Pekerja perempuan: Bekerja dengan racun tanpa perlindungan yang layak
Di luar informalisasi hubungan kerja, perlindungan keselamatan dan kesehatan kerja pekerja perempuan sangat minim. Di perkebunan kelapa sawit, perempuan selalu memiliki tugas lebih berbahaya daripada laki-laki karena mereka dipekerjakan untuk bekerja dengan bahan kimia, seperti pupuk, dan menyemprot pestisida. Perusahaan tidak menyediakan alat pelindung atau pelatihan keselamatan. Perempuan tersebut melakukan kegiatan ini tanpa akses ke pemeriksaan medis rutin.
“Saya telah bekerja di sini selama 12 tahun, pekerjaan saya beragam, kadang-kadang [saya] disuruh memupuk sawit, sekarang saya mendeteksi jamur. [Pada] saat proses budidaya, target pekerjaan saya adalah tiga hektar; Saya pernah menghabiskan 25 karung [pupuk] sehari. Saya kemudian pindah ke bagian deteksi jamur karena paru-paru saya berlubang oleh racun. Saya tidak tahu penyebabnya, mungkin dari racun pupuk. Memang, saat bekerja, saya diberi masker, pakaian, sarung tangan, tetapi saya terus terpapar pupuk setiap hari. Perusahaan tidak pernah memeriksa kesehatan kami, ”kata Nur (38), seorang buruh perempuan di perkebunan kelapa sawit di Kalimantan Tengah.
Penyemprotan bahan kimia dilakukan secara manual. Para pekerja membawa sebuah alat penyemprot dengan berat 20 kilogram dan bertanggung jawab untuk menyemprot area tertentu.
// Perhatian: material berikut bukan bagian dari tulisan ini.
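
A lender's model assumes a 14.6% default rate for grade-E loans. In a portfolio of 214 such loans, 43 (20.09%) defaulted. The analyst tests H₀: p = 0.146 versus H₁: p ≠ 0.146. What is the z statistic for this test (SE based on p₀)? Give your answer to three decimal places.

z = 2.276

p̂ = 43/214 ≈ 0.200935.
SE = √(p₀(1−p₀)/n) = √(0.12468/214) = 0.024138.
z = (0.200935 − 0.146)/0.024138 = 0.054935/0.024138 = 2.276.
Two-sided p-value ≈ 2·Φ(−2.276) = 0.0229.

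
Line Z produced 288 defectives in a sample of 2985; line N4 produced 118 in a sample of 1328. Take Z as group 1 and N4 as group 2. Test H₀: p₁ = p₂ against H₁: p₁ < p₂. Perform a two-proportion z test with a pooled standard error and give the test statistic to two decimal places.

z = 0.79

p̂₁ = 288/2985 ≈ 0.0965, p̂₂ = 118/1328 ≈ 0.0889.
Pooled p̂ = (288+118)/(2985+1328) = 406/4313 = 0.0941.
SE = √(0.0852728 × 0.00108802) = 0.0096.
z = (0.0965 − 0.0889)/0.0096 = 0.0076/0.0096 = 0.79.
p-value = P(Z < 0.792) ≈ 0.7858.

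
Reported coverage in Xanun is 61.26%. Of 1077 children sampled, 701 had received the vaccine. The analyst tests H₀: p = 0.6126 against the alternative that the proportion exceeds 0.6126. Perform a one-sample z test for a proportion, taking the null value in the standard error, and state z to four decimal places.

z = 2.5789

p̂ = 701/1077 ≈ 0.6508821.
Under H₀, SE = √(0.6126·0.3874/1077) = √(0.000220354) = 0.0148443.
z = (0.6508821 − 0.6126)/0.0148443 = 0.0382821/0.0148443 = 2.5789.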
Penyemprot rata-rata diharuskan untuk menghabiskan 6 hingga 10 kaleng setiap hari sementara perusahaan tidak menyediakan peralatan perlindungan pribadi yang memadai.
Gramoxone, Glyphosate, Rhodiamine dan Roundup adalah beberapa bahan kimia yang digunakan dalam proses penyemprotan. Perusahaan tidak memberikan informasi tentang kemungkinan dampak dan bahaya bahan kimia yang digunakan, juga tidak memberikan pelatihan tentang cara mengurangi risiko paparan saat menyemprotkan bahan kimia dan cara mengurangi bahaya terhadap kesehatan. Akibatnya, perempuan yang bekerja sebagai penyemprot rentan terhadap kecelakaan kerja. Mereka sering mengalami penyakit akibat kerja seperti masalah pernapasan, tangan terbakar, pusing, mata kabur, dan bahkan kebutaan. (6)
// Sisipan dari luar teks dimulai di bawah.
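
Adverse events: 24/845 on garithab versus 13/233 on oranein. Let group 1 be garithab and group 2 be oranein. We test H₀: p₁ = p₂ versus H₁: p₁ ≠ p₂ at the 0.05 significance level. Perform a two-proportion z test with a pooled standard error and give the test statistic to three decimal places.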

Pemerintah Indonesia perlu mengatur sistem tenaga kerja yang menempatkan para pekerja sebagai subyek hidup. Pemerintah sebagai pengatur industri perlu mengembangkan prinsip-prinsip kerja yang tepat dan mengevaluasi untuk memastikan bahwa industri minyak sawit memenuhi hak-hak buruh, terutama bagi perempuan. Perusahaan-perusahaan perkebunan kelapa sawit harus memahami implikasi HAM yang mereka timbulkan pada pekerja dan harus mematuhi hukum perburuhan nasional dan internasional. Selain itu, konsumen dan negara pengimpor juga harus memastikan penolakan mereka terhadap minyak sawit yang diproduksi dalam kondisi kerja yang eksploitatif.
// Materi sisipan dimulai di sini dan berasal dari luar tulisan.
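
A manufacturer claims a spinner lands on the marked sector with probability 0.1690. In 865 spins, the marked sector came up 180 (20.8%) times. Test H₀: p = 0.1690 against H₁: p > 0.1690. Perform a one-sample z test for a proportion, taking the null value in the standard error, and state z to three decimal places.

z = 3.068

p̂ = 180/865 ≈ 0.20809.
SE = √(p₀(1−p₀)/n) = √(0.14044/865) = 0.01274.
z = (0.20809 − 0.169)/0.01274 = 0.03909/0.01274 = 3.068.
p-value = P(Z > 3.068) ≈ 0.0011.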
Zidane, Sawit Wacth, http://sawitwatch.or.id/
(1) http://www.kemenperin.go.id/artikel/1480/Indonesia-Fokus-Produksi-CPO-40-Juta-Ton
(3) http://www.tribunnews.com/bisnis/2016/11/24/ekspor-kelapa-sawit-sumbang-devisa-rp-250-trilun
(5) Sawit Watch, 2016
(6) Pada tahun 2015, Perkumpulan Sawit Watch melakukan penelitian tentang kondisi kerja buruh perempuan di dua perkebunan kelapa sawit di Kalimantan Tengah. Sawit Watch menemukan dua pekerja perempuan dengan penyakit pernapasan dan tiga lainnya terkena Gramoxone dan cairan Glyphosate, yang mempengaruhi dua orang dengan mata buram dan yang lainnya buta.